Dagegen verwahrte er sich dagegen, China als eine Bedrohung für die Welt zu betrachten. Danach hatte ihn der Korrespondent des Al-Dschasira-Fernsehens befragt. „China hat eine defensive Verteidigungspolitik und betreibt niemals eine Hegemonie- und Expansionspolitik“, sagte Hu. Er betonte, dass China trotz „aufsehenerregender Modernisierungserfolge“ immer noch das „größte Entwicklungsland der Welt“ bleibe. Die Probleme und Widersprüche, auf die China im Entwicklungsprozess stoße, seien sowohl vom Umfang her als auch in ihrer Komplexität beispiellos. „Wir haben noch einen sehr langen Weg zu gehen, bis die Modernisierung erreicht werden kann“, sagte Hu. Dabei werde China „in keiner Weise die Interessen anderer beeinträchtigen oder bedrohen“. Hu wich mit diesen Aussagen keinen Zentimeter von den üblichen Stellungnahmen der KP-Oberen ab. Doch hatte man die Dinge von ihm in freier Rede bisher nie gehört.

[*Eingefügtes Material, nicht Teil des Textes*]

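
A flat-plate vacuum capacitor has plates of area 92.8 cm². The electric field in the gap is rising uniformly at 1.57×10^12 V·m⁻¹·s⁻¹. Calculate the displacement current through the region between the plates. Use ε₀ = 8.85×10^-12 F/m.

0.129 A

With a uniform field, Φ_E = EA, so I_d = ε₀ A dE/dt = 0.129 A.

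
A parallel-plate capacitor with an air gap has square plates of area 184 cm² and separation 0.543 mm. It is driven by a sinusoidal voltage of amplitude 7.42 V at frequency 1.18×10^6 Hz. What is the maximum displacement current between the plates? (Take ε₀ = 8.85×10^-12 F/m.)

0.0165 A

C = ε₀A/d = (8.85×10^-12)(0.0184)/(5.43×10^-4) = 2.999×10^-10 F; ω = 2πf = 7.414×10^6 rad/s.
I_d = C dV/dt, so |I_d|_max = C V₀ ω = (2.999×10^-10)(7.42)(7.414×10^6) = 0.0165 A.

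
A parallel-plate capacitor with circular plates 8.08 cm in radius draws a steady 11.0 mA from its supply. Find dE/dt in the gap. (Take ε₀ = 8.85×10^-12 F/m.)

6.06×10^10 V/(m·s)

By continuity, I_d in the gap equals the 11.0 mA flowing in the wire.
Then dE/dt = I_d/(ε₀A) = 6.06×10^10 V/(m·s).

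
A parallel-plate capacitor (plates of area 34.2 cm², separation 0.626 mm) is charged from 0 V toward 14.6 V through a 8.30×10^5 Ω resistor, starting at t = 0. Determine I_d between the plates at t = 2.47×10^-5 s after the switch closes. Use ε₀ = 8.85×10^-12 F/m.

With C = ε₀A/d = (8.85×10^-12)(3.42×10^-3)/(6.26×10^-4) = 4.835×10^-11 F, the time constant is τ = RC = 4.013×10^-5 s, so t/τ = 0.6155 and e^(−t/τ) = 0.5404.
I_d = I_cond = (V₀/R) e^(−t/τ) = (1.759×10^-5)(0.5404) = 9.51×10^-6 A.

9.51×10^-6 A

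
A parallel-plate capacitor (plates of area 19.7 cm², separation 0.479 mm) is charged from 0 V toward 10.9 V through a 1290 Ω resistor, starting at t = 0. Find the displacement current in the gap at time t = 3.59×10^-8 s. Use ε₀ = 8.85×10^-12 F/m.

With C = ε₀A/d = (8.85×10^-12)(1.97×10^-3)/(4.79×10^-4) = 3.640×10^-11 F, the time constant is τ = RC = 4.696×10^-8 s, so t/τ = 0.7645 and e^(−t/τ) = 0.4656.
I_d = I_cond = (V₀/R) e^(−t/τ) = (8.450×10^-3)(0.4656) = 3.93×10^-3 A.

3.93×10^-3 A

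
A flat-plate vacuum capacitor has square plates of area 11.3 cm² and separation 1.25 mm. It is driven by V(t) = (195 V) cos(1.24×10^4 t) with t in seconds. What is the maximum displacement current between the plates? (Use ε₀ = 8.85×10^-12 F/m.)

1.93×10^-5 A

The displacement current equals the conduction current C dV/dt, which peaks at C V₀ ω.
With C = ε₀A/d = (8.85×10^-12)(1.13×10^-3)/(1.25×10^-3) = 8.000×10^-12 F and ω = 1.24×10^4 rad/s, I_d,max = (8.000×10^-12)(195)(1.24×10^4) = 1.93×10^-5 A.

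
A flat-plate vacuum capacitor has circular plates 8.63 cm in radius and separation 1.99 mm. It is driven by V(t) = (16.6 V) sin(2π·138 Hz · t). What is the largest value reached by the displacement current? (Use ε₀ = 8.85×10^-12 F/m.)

(dE/dt)_max = V₀ω/d = 7.233×10^6 V/(m·s); ω = 2πf = 867.1 rad/s.
I_d,max = ε₀ A (dE/dt)_max = (8.85×10^-12)(0.02340)(7.233×10^6) = 1.50×10^-6 A.

1.50×10^-6 A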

Immer wieder kam Hu auf den Umweltschutz zu sprechen. Er sei eine strategische Aufgabe und könne durch die Olympischen Spiele besonders gefördert werden. Sie seien die Gelegenheit für China, „das Bewusstsein für den Umweltschutz tief in den Herzen der Menschen zu verankern“. Über die bislang so schlechte Luft in Peking sprach Hu nicht. Dafür umso mehr von „fortschrittlichen Technologien wie die Nutzung von Bodenwärme und die Solarenergie“, die bei den Spielen Anwendung fänden. „Wir wollen durch die Austragung der Spiele die ökologische Zivilisation tatkräftig vorantreiben und uns bemühen, dass der Himmel blauer, die Erde grüner und das Wasser klarer wird“, sagte Hu im lupenreinsten Parteichinesisch. Nur selten wich er von solchen vorgestanzten Formulierungen ab, beispielsweise als er von seiner Vorliebe für Tischtennis sprach.

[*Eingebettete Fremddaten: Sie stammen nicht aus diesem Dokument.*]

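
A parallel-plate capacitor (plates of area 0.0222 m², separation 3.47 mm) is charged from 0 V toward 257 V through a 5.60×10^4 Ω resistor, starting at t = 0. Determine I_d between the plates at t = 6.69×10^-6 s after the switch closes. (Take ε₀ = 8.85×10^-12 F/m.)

C = ε₀A/d = (8.85×10^-12)(0.0222)/(3.47×10^-3) = 5.662×10^-11 F, so τ = RC = 3.171×10^-6 s.
The conduction current is I(t) = (V₀/R) e^(−t/τ), and the displacement current between the plates equals it.
t/τ = 2.110; I_d = (257/5.60×10^4) · e^(−2.110) = (4.589×10^-3)(0.1212) = 5.56×10^-4 A.

5.56×10^-4 A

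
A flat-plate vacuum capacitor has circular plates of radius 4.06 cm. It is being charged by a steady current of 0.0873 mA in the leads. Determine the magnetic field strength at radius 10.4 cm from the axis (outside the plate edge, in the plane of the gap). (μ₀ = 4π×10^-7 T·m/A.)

By continuity the displacement current in the gap matches the conduction current: I_d = 8.73×10^-5 A.
For r ≥ R the full I_d is enclosed: B = μ₀ I_d/(2πr) = (4π×10^-7)(8.73×10^-5)/(2π·0.104) = 1.68×10^-10 T.

1.68×10^-10 T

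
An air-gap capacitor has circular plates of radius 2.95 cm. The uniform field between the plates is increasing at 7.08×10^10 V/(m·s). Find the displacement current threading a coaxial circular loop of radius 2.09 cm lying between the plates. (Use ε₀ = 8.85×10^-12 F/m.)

Total displacement current: I_d = ε₀(πR²)(dE/dt) = (8.85×10^-12)(2.734×10^-3)(7.08×10^10) = 1.713×10^-3 A.
Through an area πr² the displacement current is I_d·(πr²/πR²) = I_d (r/R)² = 8.60×10^-4 A.

8.60×10^-4 A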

Besorgt zeigte sich Hu über die wirtschaftlichen Aussichten Chinas. Zwar habe das Land trotz Schneekatastrophe im Winter und Erdbebenkatastrophe im Frühjahr im ersten Halbjahr des Jahres ein Wirtschaftswachstum von 10,4 Prozent erreichen können. Doch gebe es in der Weltwirtschaft Unsicherheiten und destabilisierende Faktoren. Zum wirtschaftlich pessimistischen Ton passte, dass der Westsaal in der Volkshalle, in dem Hu die Journalisten empfing, nicht wie üblich mit frischen, sondern mit Plastikblumen geschmückt war.